Proton-coupled electron transfer and lewis acid recognition at self-assembled monolayers of an oxo-bridged diruthenium(III) complex functionalized with two disulfide anchors

A new μ-oxo-bis(μ-acetato)diruthenium(III) complex bearing two pyridyl disulfide ligands {[Ru₂(μ-O)(μ-OAc)₂(bpy) ₂(L_py-SS)₂](PF₆)₂ (OAc = CH₃CO₂^-, bpy = 2,2′-bipyridine, L _py-SS = (C₅H₄N)CH₂NHC(O)(CH ₂)₄CH(CH₂)₂SS) (1)} has been synthesized to prepare self-assembled monolayers (SAMs) on the Au(111) electrode surface. The SAMs have been characterized by contact-angle measurements, reflection-absorption surface infrared spectroscopy, cyclic voltammetry, and reductive desorption experiments. The SAMs exhibited proton-coupled electron transfer (PCET) reactions when the electrochemistry was studied in aqueous electrolyte solution (0.1 M NaClO₄ with Britton-Robinson buffer to adjust the solution pH).
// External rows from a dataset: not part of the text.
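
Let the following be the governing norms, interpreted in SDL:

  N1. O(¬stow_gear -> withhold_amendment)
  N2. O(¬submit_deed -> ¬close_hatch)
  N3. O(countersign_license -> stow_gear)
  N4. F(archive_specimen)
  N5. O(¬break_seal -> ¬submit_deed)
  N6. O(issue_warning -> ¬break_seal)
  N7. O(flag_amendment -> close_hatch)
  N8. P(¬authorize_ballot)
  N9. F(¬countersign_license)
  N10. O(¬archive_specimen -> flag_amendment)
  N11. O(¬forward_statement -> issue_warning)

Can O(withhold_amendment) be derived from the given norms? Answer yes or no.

No

Premise 1 is O(¬stow_gear -> withhold_amendment), but O(¬stow_gear) is not derivable from the premises, so it does not yield O(withhold_amendment).
No other premise forces O(withhold_amendment). An ideal world satisfying every premise can still have withhold_amendment false, so O(withhold_amendment) is not derivable.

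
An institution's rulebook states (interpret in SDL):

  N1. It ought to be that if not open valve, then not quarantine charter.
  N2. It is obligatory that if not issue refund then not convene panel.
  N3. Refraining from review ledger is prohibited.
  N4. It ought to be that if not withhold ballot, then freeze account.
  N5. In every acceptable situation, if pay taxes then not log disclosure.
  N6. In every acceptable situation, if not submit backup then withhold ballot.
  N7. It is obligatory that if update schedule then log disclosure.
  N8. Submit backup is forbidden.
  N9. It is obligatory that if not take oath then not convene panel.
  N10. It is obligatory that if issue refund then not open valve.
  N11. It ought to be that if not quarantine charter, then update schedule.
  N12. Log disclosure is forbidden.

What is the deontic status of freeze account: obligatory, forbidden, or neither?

Neither

Premise 4 is O(¬withhold_ballot → freeze_account), but O(¬withhold_ballot) is not derivable from the premises, so it does not yield O(freeze_account).
No premise or chain of K-axiom applications forces O(freeze_account), and none forces O(¬freeze_account). So freeze_account is neither obligatory nor forbidden under these norms.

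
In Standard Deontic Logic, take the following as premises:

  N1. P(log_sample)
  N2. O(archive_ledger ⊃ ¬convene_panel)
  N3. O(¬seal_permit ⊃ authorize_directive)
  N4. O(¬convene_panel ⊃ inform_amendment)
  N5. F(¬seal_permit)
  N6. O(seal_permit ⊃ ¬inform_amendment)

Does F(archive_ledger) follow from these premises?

Yes

Premise 5, F(¬seal_permit), is equivalent to O(seal_permit).
From O(seal_permit) and premise 6, O(seal_permit ⊃ ¬inform_amendment), we obtain O(¬inform_amendment).
Premise 4, O(¬convene_panel ⊃ inform_amendment), contraposes to O(¬inform_amendment ⊃ convene_panel); with O(¬inform_amendment) we get O(convene_panel).
The contrapositive of premise 2 (O(archive_ledger ⊃ ¬convene_panel)) is O(convene_panel ⊃ ¬archive_ledger), and O(convene_panel) is already established, so O(¬archive_ledger).
Premises 1, 3 do not contribute to this derivation.
So O(¬archive_ledger) holds, i.e. F(archive_ledger). The claim follows.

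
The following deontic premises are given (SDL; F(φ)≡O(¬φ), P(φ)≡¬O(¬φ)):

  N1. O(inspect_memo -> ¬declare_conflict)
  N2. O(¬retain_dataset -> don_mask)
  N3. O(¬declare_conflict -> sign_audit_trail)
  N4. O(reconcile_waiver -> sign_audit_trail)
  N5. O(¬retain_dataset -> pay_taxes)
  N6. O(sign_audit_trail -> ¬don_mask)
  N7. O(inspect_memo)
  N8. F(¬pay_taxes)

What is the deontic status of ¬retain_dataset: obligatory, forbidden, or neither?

Forbidden

Premise 7 gives O(inspect_memo).
With premise 1, O(inspect_memo -> ¬declare_conflict), the K-axiom yields O(¬declare_conflict).
With premise 3, O(¬declare_conflict -> sign_audit_trail), the K-axiom yields O(sign_audit_trail).
From O(sign_audit_trail) and premise 6, O(sign_audit_trail -> ¬don_mask), we obtain O(¬don_mask).
Premise 2 is O(¬retain_dataset -> don_mask); contrapositively O(¬don_mask -> retain_dataset). Since O(¬don_mask) holds, K gives O(retain_dataset).
Premises 4, 5, 8 do not contribute to this derivation.
Thus O(retain_dataset), which is F(¬retain_dataset): ¬retain_dataset is forbidden.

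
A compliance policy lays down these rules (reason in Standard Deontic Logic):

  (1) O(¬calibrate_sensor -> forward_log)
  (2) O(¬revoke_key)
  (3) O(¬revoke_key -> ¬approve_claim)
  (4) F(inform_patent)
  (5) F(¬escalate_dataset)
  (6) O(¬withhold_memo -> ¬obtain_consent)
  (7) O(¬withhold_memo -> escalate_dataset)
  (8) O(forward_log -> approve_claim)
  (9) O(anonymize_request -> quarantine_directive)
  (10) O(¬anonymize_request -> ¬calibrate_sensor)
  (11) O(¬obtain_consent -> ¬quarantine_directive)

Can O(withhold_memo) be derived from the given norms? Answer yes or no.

Yes

From premise 2 we have O(¬revoke_key).
Applying K to premise 3 (O(¬revoke_key -> ¬approve_claim)) and O(¬revoke_key) yields O(¬approve_claim).
The contrapositive of premise 8 (O(forward_log -> approve_claim)) is O(¬approve_claim -> ¬forward_log), and O(¬approve_claim) is already established, so O(¬forward_log).
The contrapositive of premise 1 (O(¬calibrate_sensor -> forward_log)) is O(¬forward_log -> calibrate_sensor), and O(¬forward_log) is already established, so O(calibrate_sensor).
Premise 10 is O(¬anonymize_request -> ¬calibrate_sensor); contrapositively O(calibrate_sensor -> anonymize_request). Since O(calibrate_sensor) holds, K gives O(anonymize_request).
From O(anonymize_request) and premise 9, O(anonymize_request -> quarantine_directive), we obtain O(quarantine_directive).
The contrapositive of premise 11 (O(¬obtain_consent -> ¬quarantine_directive)) is O(quarantine_directive -> obtain_consent), and O(quarantine_directive) is already established, so O(obtain_consent).
Premise 6, O(¬withhold_memo -> ¬obtain_consent), contraposes to O(obtain_consent -> withhold_memo); with O(obtain_consent) we get O(withhold_memo).
Premises 4, 5, 7 do not contribute to this derivation.
So O(withhold_memo) follows.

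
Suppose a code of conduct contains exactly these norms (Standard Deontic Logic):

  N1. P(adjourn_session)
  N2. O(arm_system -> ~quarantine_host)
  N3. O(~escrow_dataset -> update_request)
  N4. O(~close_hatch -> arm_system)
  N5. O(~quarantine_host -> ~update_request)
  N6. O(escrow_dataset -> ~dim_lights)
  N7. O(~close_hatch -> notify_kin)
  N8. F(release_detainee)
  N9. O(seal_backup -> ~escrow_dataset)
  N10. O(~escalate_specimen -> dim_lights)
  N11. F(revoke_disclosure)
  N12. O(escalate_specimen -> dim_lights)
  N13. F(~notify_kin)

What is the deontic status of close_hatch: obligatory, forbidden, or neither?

Obligatory

Premises 12 and 10 are O(escalate_specimen -> dim_lights) and O(~escalate_specimen -> dim_lights); every ideal world satisfies escalate_specimen or ~escalate_specimen, so in either case dim_lights holds — hence O(dim_lights).
Premise 6 is O(escrow_dataset -> ~dim_lights); contrapositively O(dim_lights -> ~escrow_dataset). Since O(dim_lights) holds, K gives O(~escrow_dataset).
Applying K to premise 3 (O(~escrow_dataset -> update_request)) and O(~escrow_dataset) yields O(update_request).
Premise 5, O(~quarantine_host -> ~update_request), contraposes to O(update_request -> quarantine_host); with O(update_request) we get O(quarantine_host).
Premise 2 is O(arm_system -> ~quarantine_host); contrapositively O(quarantine_host -> ~arm_system). Since O(quarantine_host) holds, K gives O(~arm_system).
The contrapositive of premise 4 (O(~close_hatch -> arm_system)) is O(~arm_system -> close_hatch), and O(~arm_system) is already established, so O(close_hatch).
Premises 1, 7, 8, 9, 11, 13 do not contribute to this derivation.
Hence close_hatch is obligatory.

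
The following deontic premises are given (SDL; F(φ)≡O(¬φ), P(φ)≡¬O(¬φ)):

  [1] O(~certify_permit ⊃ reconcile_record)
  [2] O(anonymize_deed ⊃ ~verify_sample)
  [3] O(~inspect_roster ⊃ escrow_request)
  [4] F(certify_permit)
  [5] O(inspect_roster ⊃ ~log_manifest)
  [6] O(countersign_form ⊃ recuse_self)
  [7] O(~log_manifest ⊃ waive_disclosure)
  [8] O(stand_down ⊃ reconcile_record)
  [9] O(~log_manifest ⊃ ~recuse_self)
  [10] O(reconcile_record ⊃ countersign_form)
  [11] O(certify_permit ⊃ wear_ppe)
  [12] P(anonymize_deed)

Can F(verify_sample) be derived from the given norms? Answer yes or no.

No

Premise 2 is O(anonymize_deed ⊃ ~verify_sample), but O(anonymize_deed) is not derivable from the premises (the permission P(anonymize_deed) asserts only ~O(~anonymize_deed), not O(anonymize_deed)), so it does not yield O(~verify_sample).
No other premise forces O(~verify_sample). An ideal world satisfying every premise can still have verify_sample true, so F(verify_sample) is not derivable.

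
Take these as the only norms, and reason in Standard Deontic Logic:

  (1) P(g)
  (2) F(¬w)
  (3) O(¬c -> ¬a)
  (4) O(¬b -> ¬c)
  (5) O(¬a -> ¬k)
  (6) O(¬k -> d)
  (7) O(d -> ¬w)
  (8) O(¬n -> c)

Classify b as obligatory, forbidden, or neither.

Obligatory

Premise 2 is F(¬w), i.e. O(w).
Premise 7, O(d -> ¬w), contraposes to O(w -> ¬d); with O(w) we get O(¬d).
The contrapositive of premise 6 (O(¬k -> d)) is O(¬d -> k), and O(¬d) is already established, so O(k).
The contrapositive of premise 5 (O(¬a -> ¬k)) is O(k -> a), and O(k) is already established, so O(a).
Premise 3, O(¬c -> ¬a), contraposes to O(a -> c); with O(a) we get O(c).
Premise 4 is O(¬b -> ¬c); contrapositively O(c -> b). Since O(c) holds, K gives O(b).
Premises 1, 8 do not contribute to this derivation.
Hence b is obligatory.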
The potential-pH plot (Pourbaix diagram) in the pH range from 1 to 12 has established that the dinuclear ruthenium moiety was involved in the interfacial PCET processes with four distinct redox states: Ru^IIIRu^III(μ-O), Ru^IIRu^III(μ- OH), Ru^IIRu^II(μ-OH), and Ru^IIRu ^II(μ-OH₂). We also demonstrated that the interfacial redox processes were modulated by the addition of Lewis acids such as BF ₃ or Al³⁺ to the electrolyte media, in which the externally added Lewis acids interacted with μ-O of the dinuclear moiety within the SAMs.